Here is guiltiness — guiltiness of power, of conviction. Such men, before they have realized their density and stubbornness, are called “know-it-alls,” “argumentatives,” “obstinates,” “egotists,” and “chauvinists.” What horrible violence these terms have done against me! What cuts each has slashed at my wrists! What lacerations have I felt as my flesh was torn from me limb from limb when all I desired for others was that they saw Good as I did, and that I could not help myself from argument therefore because it so inspired me! Oh my God!

Again I speak hyperbolically, but shouldn’t it be a testament to my emotion that I write with such phrasing? As I attempt to speak each word turns my guts, and I feel my chest impound as it tightens and relaxes in turn. I am caught up in something beyond me, and I cannot help it! This is my tragedy—this is my guilt. That I should feel so much as to alienate others from my feeling, that I should want to say so deeply that I end up inspiring absolute ignorance of all that I had in mind. Saying, I never come across clearly. Remaining quiet, I do not come across at all.

But again, why am I guilty of this? Why don’t I simply embrace it? On one hand, Kantian skepticism denies its possibility. On another, as I have said above, the feeling finds its roots in its own presupposition — that is, it has no other ground than itself. If a thought comes to me and I am pressed to speak, I do so for no other reason than that I am so pressed and, being pressed, I either ejaculate what was on my mind or squirm and find my way outside of the pressure. Hence, the belief in my own magical power is nothing but a feeling, a feeling that I can make others feel as I do, and a desire to do so. There is nothing in the feeling which warrants itself, for the feeling is merely subjective.

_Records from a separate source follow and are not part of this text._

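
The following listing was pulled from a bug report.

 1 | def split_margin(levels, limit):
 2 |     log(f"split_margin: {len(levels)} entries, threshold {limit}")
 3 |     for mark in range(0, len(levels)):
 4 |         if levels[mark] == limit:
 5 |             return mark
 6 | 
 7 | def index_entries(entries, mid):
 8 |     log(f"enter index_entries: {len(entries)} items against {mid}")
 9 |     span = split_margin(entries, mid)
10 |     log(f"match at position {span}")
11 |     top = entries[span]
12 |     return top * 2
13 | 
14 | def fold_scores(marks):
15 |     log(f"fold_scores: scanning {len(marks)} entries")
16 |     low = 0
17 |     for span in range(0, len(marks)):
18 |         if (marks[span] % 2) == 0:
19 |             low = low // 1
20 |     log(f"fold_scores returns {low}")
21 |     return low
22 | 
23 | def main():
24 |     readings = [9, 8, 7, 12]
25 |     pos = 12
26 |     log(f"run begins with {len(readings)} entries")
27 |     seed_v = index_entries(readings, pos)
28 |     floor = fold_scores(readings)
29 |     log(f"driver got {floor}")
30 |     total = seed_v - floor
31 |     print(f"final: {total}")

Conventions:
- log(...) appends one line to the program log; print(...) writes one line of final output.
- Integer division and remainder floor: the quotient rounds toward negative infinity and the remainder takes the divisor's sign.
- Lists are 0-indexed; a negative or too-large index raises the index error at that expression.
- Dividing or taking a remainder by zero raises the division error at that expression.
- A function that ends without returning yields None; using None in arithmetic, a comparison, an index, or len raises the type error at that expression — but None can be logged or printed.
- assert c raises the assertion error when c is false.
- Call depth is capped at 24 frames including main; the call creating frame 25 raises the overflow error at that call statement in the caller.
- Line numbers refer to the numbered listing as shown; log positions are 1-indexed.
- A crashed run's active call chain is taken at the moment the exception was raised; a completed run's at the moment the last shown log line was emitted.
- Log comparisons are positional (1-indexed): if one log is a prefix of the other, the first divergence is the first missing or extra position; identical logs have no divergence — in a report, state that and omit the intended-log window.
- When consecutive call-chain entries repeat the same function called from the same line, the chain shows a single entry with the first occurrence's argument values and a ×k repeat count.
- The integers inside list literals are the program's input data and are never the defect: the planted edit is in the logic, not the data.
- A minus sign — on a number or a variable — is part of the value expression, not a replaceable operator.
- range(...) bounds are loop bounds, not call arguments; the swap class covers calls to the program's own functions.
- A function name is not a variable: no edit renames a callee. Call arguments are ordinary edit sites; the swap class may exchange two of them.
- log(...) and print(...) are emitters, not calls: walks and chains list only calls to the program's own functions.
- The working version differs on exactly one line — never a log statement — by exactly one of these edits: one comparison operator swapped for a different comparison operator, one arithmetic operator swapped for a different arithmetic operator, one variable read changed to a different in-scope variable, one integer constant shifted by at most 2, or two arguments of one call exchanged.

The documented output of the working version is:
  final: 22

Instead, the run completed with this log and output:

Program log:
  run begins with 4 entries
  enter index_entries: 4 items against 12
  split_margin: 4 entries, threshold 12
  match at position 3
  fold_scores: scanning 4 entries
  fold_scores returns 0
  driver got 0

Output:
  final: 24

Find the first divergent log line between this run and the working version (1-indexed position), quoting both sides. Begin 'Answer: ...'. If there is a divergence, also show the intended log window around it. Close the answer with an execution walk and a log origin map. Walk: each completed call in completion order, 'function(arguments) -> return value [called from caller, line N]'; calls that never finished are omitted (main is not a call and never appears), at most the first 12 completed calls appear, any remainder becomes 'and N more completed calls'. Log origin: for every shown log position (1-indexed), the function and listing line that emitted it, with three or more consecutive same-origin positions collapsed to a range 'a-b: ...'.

Answer: at position 6 the run shows 'fold_scores returns 0' where the working version logs 'fold_scores returns 2'.
Intended log window:
  4: match at position 3
  5: fold_scores: scanning 4 entries
  6: fold_scores returns 2
  7: driver got 2
Execution walk:
  split_margin([9, 8, 7, 12], 12) -> 3  [called from index_entries, line 9]
  index_entries([9, 8, 7, 12], 12) -> 24  [called from main, line 27]
  fold_scores([9, 8, 7, 12]) -> 0  [called from main, line 28]
Log line origins:
  1: logged in main at line 26
  2: logged in index_entries at line 8
  3: logged in split_margin at line 2
  4: logged in index_entries at line 10
  5: logged in fold_scores at line 15
  6: logged in fold_scores at line 20
  7: logged in main at line 29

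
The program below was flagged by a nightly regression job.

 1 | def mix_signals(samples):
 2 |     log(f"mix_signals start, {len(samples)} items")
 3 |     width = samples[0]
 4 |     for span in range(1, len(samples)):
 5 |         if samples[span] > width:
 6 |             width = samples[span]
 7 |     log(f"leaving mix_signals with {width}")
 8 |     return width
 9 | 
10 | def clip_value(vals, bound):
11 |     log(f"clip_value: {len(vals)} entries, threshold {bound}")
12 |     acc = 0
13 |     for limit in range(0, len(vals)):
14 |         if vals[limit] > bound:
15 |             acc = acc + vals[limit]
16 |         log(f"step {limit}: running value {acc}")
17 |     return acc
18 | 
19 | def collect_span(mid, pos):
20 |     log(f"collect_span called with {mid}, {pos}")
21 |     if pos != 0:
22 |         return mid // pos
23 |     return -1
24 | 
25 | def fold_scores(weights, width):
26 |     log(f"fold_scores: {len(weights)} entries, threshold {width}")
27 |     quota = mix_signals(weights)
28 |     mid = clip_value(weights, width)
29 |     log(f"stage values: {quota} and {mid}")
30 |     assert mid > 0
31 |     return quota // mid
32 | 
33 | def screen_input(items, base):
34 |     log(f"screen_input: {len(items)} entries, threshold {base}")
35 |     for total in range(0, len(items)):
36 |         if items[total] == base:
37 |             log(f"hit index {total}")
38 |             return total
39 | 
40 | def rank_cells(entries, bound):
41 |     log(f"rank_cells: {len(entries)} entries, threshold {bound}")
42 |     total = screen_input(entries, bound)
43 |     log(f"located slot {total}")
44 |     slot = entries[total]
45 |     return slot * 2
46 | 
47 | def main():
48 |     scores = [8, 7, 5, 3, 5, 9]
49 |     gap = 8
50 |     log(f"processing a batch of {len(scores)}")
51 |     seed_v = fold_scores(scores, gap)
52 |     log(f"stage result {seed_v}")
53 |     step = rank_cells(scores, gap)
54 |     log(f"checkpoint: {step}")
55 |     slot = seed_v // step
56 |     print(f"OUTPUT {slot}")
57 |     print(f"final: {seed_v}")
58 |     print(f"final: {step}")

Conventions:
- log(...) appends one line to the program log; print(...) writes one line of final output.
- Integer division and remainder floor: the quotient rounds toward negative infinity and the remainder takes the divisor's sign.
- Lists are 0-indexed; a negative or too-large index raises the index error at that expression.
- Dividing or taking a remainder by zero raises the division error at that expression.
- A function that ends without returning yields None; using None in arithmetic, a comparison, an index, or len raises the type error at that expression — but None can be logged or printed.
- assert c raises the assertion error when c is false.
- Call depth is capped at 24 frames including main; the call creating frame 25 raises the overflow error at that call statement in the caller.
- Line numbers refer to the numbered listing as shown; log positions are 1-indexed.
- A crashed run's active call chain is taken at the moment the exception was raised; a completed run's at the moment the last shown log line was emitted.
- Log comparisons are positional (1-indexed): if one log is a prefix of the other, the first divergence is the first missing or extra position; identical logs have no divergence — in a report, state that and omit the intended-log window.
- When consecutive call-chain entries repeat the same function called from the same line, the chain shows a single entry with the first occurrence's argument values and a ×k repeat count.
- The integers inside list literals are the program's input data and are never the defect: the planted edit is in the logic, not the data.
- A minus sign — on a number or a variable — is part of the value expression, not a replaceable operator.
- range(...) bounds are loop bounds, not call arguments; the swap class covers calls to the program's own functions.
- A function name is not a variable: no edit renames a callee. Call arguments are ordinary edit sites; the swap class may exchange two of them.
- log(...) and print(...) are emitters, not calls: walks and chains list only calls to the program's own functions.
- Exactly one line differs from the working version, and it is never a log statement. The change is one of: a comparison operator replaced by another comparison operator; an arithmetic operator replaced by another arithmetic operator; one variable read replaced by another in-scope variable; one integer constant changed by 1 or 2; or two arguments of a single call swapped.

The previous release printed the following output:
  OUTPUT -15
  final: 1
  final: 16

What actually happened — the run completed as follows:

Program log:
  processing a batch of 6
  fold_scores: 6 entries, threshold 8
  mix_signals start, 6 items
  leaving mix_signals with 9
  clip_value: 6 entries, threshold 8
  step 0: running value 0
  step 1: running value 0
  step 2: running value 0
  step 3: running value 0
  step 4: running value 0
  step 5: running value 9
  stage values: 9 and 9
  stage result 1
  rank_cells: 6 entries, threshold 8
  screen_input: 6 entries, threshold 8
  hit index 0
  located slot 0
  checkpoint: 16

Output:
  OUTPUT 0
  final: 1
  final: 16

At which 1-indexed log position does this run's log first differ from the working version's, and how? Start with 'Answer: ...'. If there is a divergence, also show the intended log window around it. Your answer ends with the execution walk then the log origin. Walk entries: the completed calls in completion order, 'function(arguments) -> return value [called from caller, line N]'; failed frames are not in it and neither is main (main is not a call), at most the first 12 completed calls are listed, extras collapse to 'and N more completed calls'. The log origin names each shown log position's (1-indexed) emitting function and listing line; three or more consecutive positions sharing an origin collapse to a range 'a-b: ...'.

Answer: none (the log streams are identical).
Execution walk:
  mix_signals([8, 7, 5, 3, 5, 9]) -> 9  [called from fold_scores, line 27]
  clip_value([8, 7, 5, 3, 5, 9], 8) -> 9  [called from fold_scores, line 28]
  fold_scores([8, 7, 5, 3, 5, 9], 8) -> 1  [called from main, line 51]
  screen_input([8, 7, 5, 3, 5, 9], 8) -> 0  [called from rank_cells, line 42]
  rank_cells([8, 7, 5, 3, 5, 9], 8) -> 16  [called from main, line 53]
Log origin:
  1: emitted by main (line 50)
  2: emitted by fold_scores (line 26)
  3: emitted by mix_signals (line 2)
  4: emitted by mix_signals (line 7)
  5: emitted by clip_value (line 11)
  6-11: emitted by clip_value (line 16)
  12: emitted by fold_scores (line 29)
  13: emitted by main (line 52)
  14: emitted by rank_cells (line 41)
  15: emitted by screen_input (line 34)
  16: emitted by screen_input (line 37)
  17: emitted by rank_cells (line 43)
  18: emitted by main (line 54)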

If I demand its Objectivity, as might Hegel, then I am left with nothing but the Hegelian-Marxist trope of “history’s end,” where my feeling is the True feeling, my thought the True thought, and so on. If I can be so typified, then I have attained nothing “True” at all. What’s more, I fall back into the violence of lacerated know-it-allism — who could know how to avoid a bloody death and yet enter into it anyway?

Here, then, is the guilt—what is given to me in consciousness demands of me that I attend to it, but what reason tells me about consciousness is otherwise. Perhaps I can strike a middle path and take Hegel more seriously, but with the sobriety of the second choice above. Let me be argumentative, but then let me apologize after. Am I not both conscious of feeling and capable of reasoning there-about? Surely. Perhaps that is my next line of action.